The shares dropped less than 1 percent to $33.49 at the close in New York after earlier sliding as much as 3.1 percent.
Thomson Reuters is relying on its smaller divisions for growth as demand for financial-data products such as Eikon stalls, with Wall Street customers still recovering from the 2009 recession. Tax and accounting revenue gained 6 percent to $317 million, while legal sales rose 3 percent to $794 million, the New York-based company said today in a statement.
Excluding acquisitions and discontinued businesses, total sales contracted 1 percent in the quarter. In the financial and risk division, which includes the data products, revenue fell 2 percent to $1.68 billion.

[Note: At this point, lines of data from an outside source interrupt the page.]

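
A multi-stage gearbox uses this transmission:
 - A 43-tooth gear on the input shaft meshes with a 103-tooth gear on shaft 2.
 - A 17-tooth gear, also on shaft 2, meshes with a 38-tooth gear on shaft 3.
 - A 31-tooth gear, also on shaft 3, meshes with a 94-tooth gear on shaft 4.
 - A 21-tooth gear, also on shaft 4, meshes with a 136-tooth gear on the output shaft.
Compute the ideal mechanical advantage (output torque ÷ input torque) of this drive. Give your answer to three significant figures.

105

Each stage contributes driven/driver: gear mesh 103/43 = 2.3953, gear mesh 38/17 = 2.2353, gear mesh 94/31 = 3.0323, gear mesh 136/21 = 6.4762.
Overall: 2.3953 × 2.2353 × 3.0323 × 6.4762 = 105.15.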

Investors appear to be taking back some of the gains in the stock, which rose to a 20-month high yesterday, according to Tim Casey, an analyst with BMO Capital Markets in Toronto.
“There’s a bit of profit-taking in the run-up in the quarter,” he said in an interview after the earnings report. “The first quarter is seasonably the smallest quarter for the company.”
The soft economy has prompted Chief Executive Officer Jim Smith to rely on cost-cutting to improve profitability. He announced in February the company would eliminate 2,500 jobs, or about 4 percent of its workforce, with the firings coming from the financial and risk division.
The company recorded severance costs of $78 million, or 8 cents a share. With that charge, Thomson Reuters reported a net loss of $31 million, or 4 cents a share, compared to net income of $294 million, or 35 cents, a year earlier.
Sales from ongoing businesses reached $3.1 billion. Analysts estimated $3.15 billion on average.
Excluding some items, profit of 38 cents a share beat analysts’ expectations of 32 cents on average, according to data compiled by Bloomberg.
The company reiterated its 2013 forecast for revenue growth rate in the low single digits and a profit margin of 26 percent to 27 percent, adjusted for interest, tax, depreciation and amortization.
Bloomberg LP, the parent company of Bloomberg News, competes with Thomson Reuters in providing financial news and information.